I ask her why she thinks this is so funny.

“I’ve never had anyone ask me that before. They are just so common around here.”


I stop again. I have to. Singing Bon Jovi’s “Livin’ on a Prayer” can keep me entertained for only so long. Texas is big. Ginormous actually.

I’m at a fast food restaurant. Burger. Fries. Big delicious cold and icy Coke.

I’m eating my meal.

I see them. Two men. They are speaking Spanish. Their skin is very brown…weathered. They are in their late 20’s I think. One wears a wedding band, cowboy boots and a baseball cap. The other has gages in his ears, cowboy hat and work boots.
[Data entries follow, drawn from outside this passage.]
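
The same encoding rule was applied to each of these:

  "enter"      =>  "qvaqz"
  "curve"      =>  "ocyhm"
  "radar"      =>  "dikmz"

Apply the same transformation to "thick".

fppos

Shifts by position in enter: pos 0: e→q (+12), pos 1: n→v (+8), pos 2: t→a (+7), pos 3: e→q (+12), pos 4: r→z (+8) — repeating every 3. A repeating key of period 3 is used — shifts +12, +8, +7 over and over.
For thick: t+12=f, h+8=p, i+7=p, c+12=o, k+8=s.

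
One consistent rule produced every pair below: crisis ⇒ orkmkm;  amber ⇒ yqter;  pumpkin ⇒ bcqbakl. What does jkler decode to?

c(2)→o(14) and r(17)→r(17) fit y≡21x+24 (mod 26); the inverse of 21 mod 26 is 5. Treating letters as 0–25, the rule is x ↦ 21x + 24 (mod 26).
Undoing it on jkler: j(9)→5·(9−24)≡3=d; k(10)→5·(10−24)≡8=i; l(11)→5·(11−24)≡13=n; e(4)→5·(4−24)≡4=e; r(17)→5·(17−24)≡17=r (all mod 26).

diner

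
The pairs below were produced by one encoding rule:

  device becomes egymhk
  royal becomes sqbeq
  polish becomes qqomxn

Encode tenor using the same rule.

In device: d→e is +1, e→g is +2, v→y is +3, i→m is +4 — the shift increases by 1 each position. The shift increases by 1 at each position, starting from +1: 1, 2, 3, ….
On tenor: t+1=u, e+2=g, n+3=q, o+4=s, r+5=w.

ugqsw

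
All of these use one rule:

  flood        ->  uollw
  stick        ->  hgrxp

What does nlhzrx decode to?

This is the alphabet-reversal cipher (Atbash): a becomes z, b becomes y, etc.
Undoing it on nlhzrx: n↔m, l↔o, h↔s, z↔a, r↔i, x↔c.

mosaic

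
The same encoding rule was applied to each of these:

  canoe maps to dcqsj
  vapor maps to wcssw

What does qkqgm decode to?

pinch

The shift increases by 1 at each position, starting from +1: 1, 2, 3, ….
Undoing it on qkqgm: q−1=p, k−2=i, q−3=n, g−4=c, m−5=h.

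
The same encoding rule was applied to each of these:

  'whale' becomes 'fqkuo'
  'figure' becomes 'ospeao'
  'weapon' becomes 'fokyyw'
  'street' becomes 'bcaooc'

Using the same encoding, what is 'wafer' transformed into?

fkooa

Vowels shift forward by 10 and consonants shift forward by 9.
Applying it to wafer: w(cons)+9=f, a(vowel)+10=k, f(cons)+9=o, e(vowel)+10=o, r(cons)+9=a.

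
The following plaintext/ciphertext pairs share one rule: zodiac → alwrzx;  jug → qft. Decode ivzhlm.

Each pair mirrors across the alphabet (z↔a, o↔l, d↔w): positions sum to 25. Letters are reflected about the middle of the alphabet (position → 25−position): Atbash.
Reversing it on ivzhlm: i↔r, v↔e, z↔a, h↔s, l↔o, m↔n.

reason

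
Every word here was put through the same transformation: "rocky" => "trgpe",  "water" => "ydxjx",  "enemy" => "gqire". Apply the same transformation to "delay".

fhpfe

In rocky: r→t is +2, o→r is +3, c→g is +4, k→p is +5 — the shift increases by 1 each position. The shift increases by 1 at each position, starting from +2: 2, 3, 4, ….
For delay: d+2=f, e+3=h, l+4=p, a+5=f, y+6=e.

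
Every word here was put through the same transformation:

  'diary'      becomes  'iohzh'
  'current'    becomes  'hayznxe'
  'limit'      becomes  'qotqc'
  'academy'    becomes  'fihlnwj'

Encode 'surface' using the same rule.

In diary: d→i is +5, i→o is +6, a→h is +7, r→z is +8 — the shift increases by 1 each position. The shift increases by 1 at each position, starting from +5: 5, 6, 7, ….
On surface: s+5=x, u+6=a, r+7=y, f+8=n, a+9=j, c+10=m, e+11=p.

xaynjmp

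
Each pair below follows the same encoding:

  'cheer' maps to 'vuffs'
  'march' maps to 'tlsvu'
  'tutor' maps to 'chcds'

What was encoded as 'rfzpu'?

c(2)→v(21) and h(7)→u(20) fit y≡5x+11 (mod 26); the inverse of 5 mod 26 is 21. Each letter's alphabet position (a=0..z=25) is mapped through 5·x+11 mod 26 — an affine cipher.
Undoing it on rfzpu: r(17)→21·(17−11)≡22=w; f(5)→21·(5−11)≡4=e; z(25)→21·(25−11)≡8=i; p(15)→21·(15−11)≡6=g; u(20)→21·(20−11)≡7=h (all mod 26).

weigh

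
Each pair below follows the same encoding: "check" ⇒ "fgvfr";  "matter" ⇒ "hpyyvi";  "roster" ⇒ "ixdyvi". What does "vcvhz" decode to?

enemy

c(2)→f(5) and h(7)→g(6) fit y≡21x+15 (mod 26); the inverse of 21 mod 26 is 5. This is an affine cipher: with a=0,…,z=25, each position x becomes (21x+15) mod 26.
Reversing it on vcvhz: v(21)→5·(21−15)≡4=e; c(2)→5·(2−15)≡13=n; v(21)→5·(21−15)≡4=e; h(7)→5·(7−15)≡12=m; z(25)→5·(25−15)≡24=y (all mod 26).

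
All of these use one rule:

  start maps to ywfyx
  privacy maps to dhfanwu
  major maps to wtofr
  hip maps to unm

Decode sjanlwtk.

The output letters match the input read backwards, each shifted +5: start reversed is trats. Read the word backwards and shift each letter +5.
Reversing it on sjanlwtk: shift back: s−5=n, j−5=e, a−5=v, n−5=i, l−5=g, w−5=r, t−5=o, k−5=f → nevigrof; then reverse → forgiven.

forgiven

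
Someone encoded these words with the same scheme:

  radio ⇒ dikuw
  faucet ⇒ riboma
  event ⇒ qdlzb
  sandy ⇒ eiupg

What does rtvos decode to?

Shifts by position in radio: pos 0: r→d (+12), pos 1: a→i (+8), pos 2: d→k (+7), pos 3: i→u (+12), pos 4: o→w (+8) — repeating every 3. The shifts repeat in a cycle of length 3: positions 0,1,… shift by +12, +8, +7, then the pattern repeats.
Reversing it on rtvos: r−12=f, t−8=l, v−7=o, o−12=c, s−8=k.

flock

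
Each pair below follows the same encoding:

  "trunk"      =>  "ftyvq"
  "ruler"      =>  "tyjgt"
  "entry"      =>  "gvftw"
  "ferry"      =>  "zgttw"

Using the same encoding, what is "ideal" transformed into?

Treating letters as 0–25, the rule is x ↦ 19x + 8 (mod 26).
On ideal: i(8)→19·8+8≡4=e; d(3)→19·3+8≡13=n; e(4)→19·4+8≡6=g; a(0)→19·0+8≡8=i; l(11)→19·11+8≡9=j (all mod 26).

engij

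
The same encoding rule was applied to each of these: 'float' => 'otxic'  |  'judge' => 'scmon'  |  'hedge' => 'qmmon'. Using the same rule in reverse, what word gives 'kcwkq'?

bunch

Shifts by position in float: pos 0: f→o (+9), pos 1: l→t (+8), pos 2: o→x (+9), pos 3: a→i (+8) — repeating every 2. It's a Vigenère-style cipher with numeric key [9,8]: position i shifts by key[i mod 2].
Undoing it on kcwkq: k−9=b, c−8=u, w−9=n, k−8=c, q−9=h.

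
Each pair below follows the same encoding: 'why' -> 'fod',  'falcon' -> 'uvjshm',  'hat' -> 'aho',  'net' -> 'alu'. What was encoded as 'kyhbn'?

guard

Read the word backwards and shift each letter +7.
Reversing it on kyhbn: shift back: k−7=d, y−7=r, h−7=a, b−7=u, n−7=g → draug; then reverse → guard.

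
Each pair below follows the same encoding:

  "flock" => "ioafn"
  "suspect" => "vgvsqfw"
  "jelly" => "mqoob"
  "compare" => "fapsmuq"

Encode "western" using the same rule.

zqvwquq

The rule splits by letter class: vowels +12, consonants +3.
On western: w(cons)+3=z, e(vowel)+12=q, s(cons)+3=v, t(cons)+3=w, e(vowel)+12=q, r(cons)+3=u, n(cons)+3=q.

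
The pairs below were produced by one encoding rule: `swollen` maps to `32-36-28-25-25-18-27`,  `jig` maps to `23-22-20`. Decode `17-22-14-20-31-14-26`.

diagram

s is letter #19 and maps to 32: an offset of 13. Each letter is replaced by its alphabet position (a=1..z=26) + 13.
Reversing it on 17-22-14-20-31-14-26: 17→(17−13)÷1=4=d, 22→(22−13)÷1=9=i, 14→(14−13)÷1=1=a, 20→(20−13)÷1=7=g, 31→(31−13)÷1=18=r, 14→(14−13)÷1=1=a, 26→(26−13)÷1=13=m.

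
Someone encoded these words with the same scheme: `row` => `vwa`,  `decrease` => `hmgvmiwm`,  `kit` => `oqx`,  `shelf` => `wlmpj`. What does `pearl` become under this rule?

tmivp

Two shifts are in play — +8 for a/e/i/o/u, +4 for every other letter.
Applying it to pearl: p(cons)+4=t, e(vowel)+8=m, a(vowel)+8=i, r(cons)+4=v, l(cons)+4=p.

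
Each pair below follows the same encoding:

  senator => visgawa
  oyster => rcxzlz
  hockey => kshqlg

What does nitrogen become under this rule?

In senator: s→v is +3, e→i is +4, n→s is +5, a→g is +6 — the shift increases by 1 each position. Letter i (0-indexed) is shifted by i+3, so successive shifts are 3, 4, 5, ….
On nitrogen: n+3=q, i+4=m, t+5=y, r+6=x, o+7=v, g+8=o, e+9=n, n+10=x.

qmyxvonx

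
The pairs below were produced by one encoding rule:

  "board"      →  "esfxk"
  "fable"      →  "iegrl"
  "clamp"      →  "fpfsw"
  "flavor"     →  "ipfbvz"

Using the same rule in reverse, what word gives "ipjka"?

fleet

In board: b→e is +3, o→s is +4, a→f is +5, r→x is +6 — the shift increases by 1 each position. Each letter shifts forward by (position + 3), i.e. 3, 4, 5, … — the shift grows by one for each successive letter.
Undoing it on ipjka: i−3=f, p−4=l, j−5=e, k−6=e, a−7=t.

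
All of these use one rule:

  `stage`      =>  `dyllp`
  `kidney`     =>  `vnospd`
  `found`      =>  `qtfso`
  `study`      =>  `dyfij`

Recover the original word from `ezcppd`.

It's a Vigenère-style cipher with numeric key [11,5]: position i shifts by key[i mod 2].
Undoing it on ezcppd: e−11=t, z−5=u, c−11=r, p−5=k, p−11=e, d−5=y.

turkey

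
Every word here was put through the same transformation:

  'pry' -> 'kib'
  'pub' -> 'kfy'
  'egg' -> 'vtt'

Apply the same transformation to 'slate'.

Each letter is replaced by its mirror in the alphabet: a↔z, b↔y, c↔x, and so on (the Atbash cipher).
Applying it to slate: s↔h, l↔o, a↔z, t↔g, e↔v.

hozgv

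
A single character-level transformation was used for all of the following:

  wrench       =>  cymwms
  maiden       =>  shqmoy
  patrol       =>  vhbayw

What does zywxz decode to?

troop

In wrench: w→c is +6, r→y is +7, e→m is +8, n→w is +9 — the shift increases by 1 each position. Letter i (0-indexed) is shifted by i+6, so successive shifts are 6, 7, 8, ….
Reversing it on zywxz: z−6=t, y−7=r, w−8=o, x−9=o, z−10=p.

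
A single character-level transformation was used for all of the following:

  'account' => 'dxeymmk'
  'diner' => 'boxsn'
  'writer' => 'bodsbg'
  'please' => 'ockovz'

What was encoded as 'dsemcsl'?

The output letters match the input read backwards, each shifted +10: account reversed is tnuocca. The word is reversed, then every letter is shifted forward by 10.
Decoding dsemcsl: shift back: d−10=t, s−10=i, e−10=u, m−10=c, c−10=s, s−10=i, l−10=b → tiucsib; then reverse → biscuit.

biscuit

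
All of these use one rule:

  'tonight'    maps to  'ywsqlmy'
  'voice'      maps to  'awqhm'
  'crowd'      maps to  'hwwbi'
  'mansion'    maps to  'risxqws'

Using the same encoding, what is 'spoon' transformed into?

Vowels shift forward by 8 and consonants shift forward by 5.
Applying it to spoon: s(cons)+5=x, p(cons)+5=u, o(vowel)+8=w, o(vowel)+8=w, n(cons)+5=s.

xuwws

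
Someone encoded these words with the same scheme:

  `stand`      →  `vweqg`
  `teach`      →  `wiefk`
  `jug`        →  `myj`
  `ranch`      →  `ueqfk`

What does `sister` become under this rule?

The shift depends on letter class: consonant s→v is +3, but vowel a→e is +4. Vowels shift forward by 4 and consonants shift forward by 3.
On sister: s(cons)+3=v, i(vowel)+4=m, s(cons)+3=v, t(cons)+3=w, e(vowel)+4=i, r(cons)+3=u.

vmvwiu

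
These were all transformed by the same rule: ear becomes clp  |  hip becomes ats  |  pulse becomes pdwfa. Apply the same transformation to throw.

The word is reversed, then every letter is shifted forward by 11.
On throw: reverse → worht; then shift: w+11=h, o+11=z, r+11=c, h+11=s, t+11=e.

hzcse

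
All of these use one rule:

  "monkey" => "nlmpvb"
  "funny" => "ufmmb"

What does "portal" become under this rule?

kligzo

Each letter is replaced by its mirror in the alphabet: a↔z, b↔y, c↔x, and so on (the Atbash cipher).
For portal: p↔k, o↔l, r↔i, t↔g, a↔z, l↔o.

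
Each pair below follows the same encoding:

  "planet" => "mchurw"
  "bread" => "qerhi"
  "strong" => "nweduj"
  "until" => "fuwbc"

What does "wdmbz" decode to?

p(15)→m(12) and l(11)→c(2) fit y≡9x+7 (mod 26); the inverse of 9 mod 26 is 3. This is an affine cipher: with a=0,…,z=25, each position x becomes (9x+7) mod 26.
Reversing it on wdmbz: w(22)→3·(22−7)≡19=t; d(3)→3·(3−7)≡14=o; m(12)→3·(12−7)≡15=p; b(1)→3·(1−7)≡8=i; z(25)→3·(25−7)≡2=c (all mod 26).

topic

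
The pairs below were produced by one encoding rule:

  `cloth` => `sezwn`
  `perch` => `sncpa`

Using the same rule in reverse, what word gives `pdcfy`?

nurse

The output letters match the input read backwards, each shifted +11: cloth reversed is htolc. Two steps: reverse the string, then apply a Caesar shift of +11.
Reversing it on pdcfy: shift back: p−11=e, d−11=s, c−11=r, f−11=u, y−11=n → esrun; then reverse → nurse.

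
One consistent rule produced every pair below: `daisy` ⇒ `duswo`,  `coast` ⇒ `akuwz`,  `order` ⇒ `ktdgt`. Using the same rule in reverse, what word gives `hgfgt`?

never

Each letter's alphabet position (a=0..z=25) is mapped through 3·x+20 mod 26 — an affine cipher.
Decoding hgfgt: h(7)→9·(7−20)≡13=n; g(6)→9·(6−20)≡4=e; f(5)→9·(5−20)≡21=v; g(6)→9·(6−20)≡4=e; t(19)→9·(19−20)≡17=r (all mod 26).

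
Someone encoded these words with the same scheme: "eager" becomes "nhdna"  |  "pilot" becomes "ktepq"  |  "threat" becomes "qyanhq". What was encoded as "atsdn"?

ridge

e(4)→n(13) and a(0)→h(7) fit y≡21x+7 (mod 26); the inverse of 21 mod 26 is 5. This is an affine cipher: with a=0,…,z=25, each position x becomes (21x+7) mod 26.
Reversing it on atsdn: a(0)→5·(0−7)≡17=r; t(19)→5·(19−7)≡8=i; s(18)→5·(18−7)≡3=d; d(3)→5·(3−7)≡6=g; n(13)→5·(13−7)≡4=e (all mod 26).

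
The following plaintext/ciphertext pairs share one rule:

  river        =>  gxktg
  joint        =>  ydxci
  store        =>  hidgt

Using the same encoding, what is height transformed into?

Compare letters: r→g is +15, i→x is +15, v→k is +15 — a constant shift. It's a constant shift of +15 (ROT15).
For height: h+15=w, e+15=t, i+15=x, g+15=v, h+15=w, t+15=i.

wtxvwi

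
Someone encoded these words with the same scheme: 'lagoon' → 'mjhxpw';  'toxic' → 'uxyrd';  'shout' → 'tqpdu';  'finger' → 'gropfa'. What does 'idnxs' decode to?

Shifts by position in lagoon: pos 0: l→m (+1), pos 1: a→j (+9), pos 2: g→h (+1), pos 3: o→x (+9) — repeating every 2. A repeating key of period 2 is used — shifts +1, +9 over and over.
Reversing it on idnxs: i−1=h, d−9=u, n−1=m, x−9=o, s−1=r.

humor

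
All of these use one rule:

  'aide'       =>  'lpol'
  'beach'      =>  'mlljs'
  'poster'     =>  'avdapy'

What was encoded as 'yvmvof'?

The shifts repeat in a cycle of length 2: positions 0,1,… shift by +11, +7, then the pattern repeats.
Reversing it on yvmvof: y−11=n, v−7=o, m−11=b, v−7=o, o−11=d, f−7=y.

nobody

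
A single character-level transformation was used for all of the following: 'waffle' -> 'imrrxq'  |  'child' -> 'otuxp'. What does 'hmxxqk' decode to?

Compare letters: w→i is +12, a→m is +12, f→r is +12 — a constant shift. This is a Caesar cipher with shift 12.
Reversing it on hmxxqk: h−12=v, m−12=a, x−12=l, x−12=l, q−12=e, k−12=y.

valley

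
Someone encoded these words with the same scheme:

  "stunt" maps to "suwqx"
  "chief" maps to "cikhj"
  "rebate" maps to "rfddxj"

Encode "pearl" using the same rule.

pfcup

In stunt: s→s is +0, t→u is +1, u→w is +2, n→q is +3 — the shift increases by 1 each position. Letter i (0-indexed) is shifted by i+0, so successive shifts are 0, 1, 2, ….
Applying it to pearl: p+0=p, e+1=f, a+2=c, r+3=u, l+4=p.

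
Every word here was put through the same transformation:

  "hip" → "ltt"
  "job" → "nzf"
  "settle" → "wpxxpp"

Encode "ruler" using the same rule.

The shift depends on letter class: consonant h→l is +4, but vowel i→t is +11. Two shifts are in play — +11 for a/e/i/o/u, +4 for every other letter.
Applying it to ruler: r(cons)+4=v, u(vowel)+11=f, l(cons)+4=p, e(vowel)+11=p, r(cons)+4=v.

vfppv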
Both are covered in dirt that is brown and black.

They are laughing. The one with gages is missing a front tooth.

I am extremely curious. I want to ask them so many questions, like where they are from…and whether their family is here with them. I want to know if they work on the oil fields and if they are happy. I want to know if they are immigrants to America or whether they were raised here. I want to know if they drive a truck and what they love about living here and what scares them. I want to know if they own one gun or lots of them and if they know how to dance and if they like to dance. I want to know what kind of music they listen to and if they enjoy a cold beer every once in a while.

But I don’t…because I am afraid.

I’m afraid because I’m a woman and they are two men. I’m afraid because I am small and they look stronger than me. I’m afraid because I’m not sure if they speak English. I’m afraid because I’m not quite sure where I am in Texas. I’m afraid because someone told me to be afraid. I’m afraid and I am sad and I want to be brave enough to ask them if they live through their soul.

But I don’t.

I get back in my car and I think and pray and wonder if this has anything to do with what’s going on in Ferguson.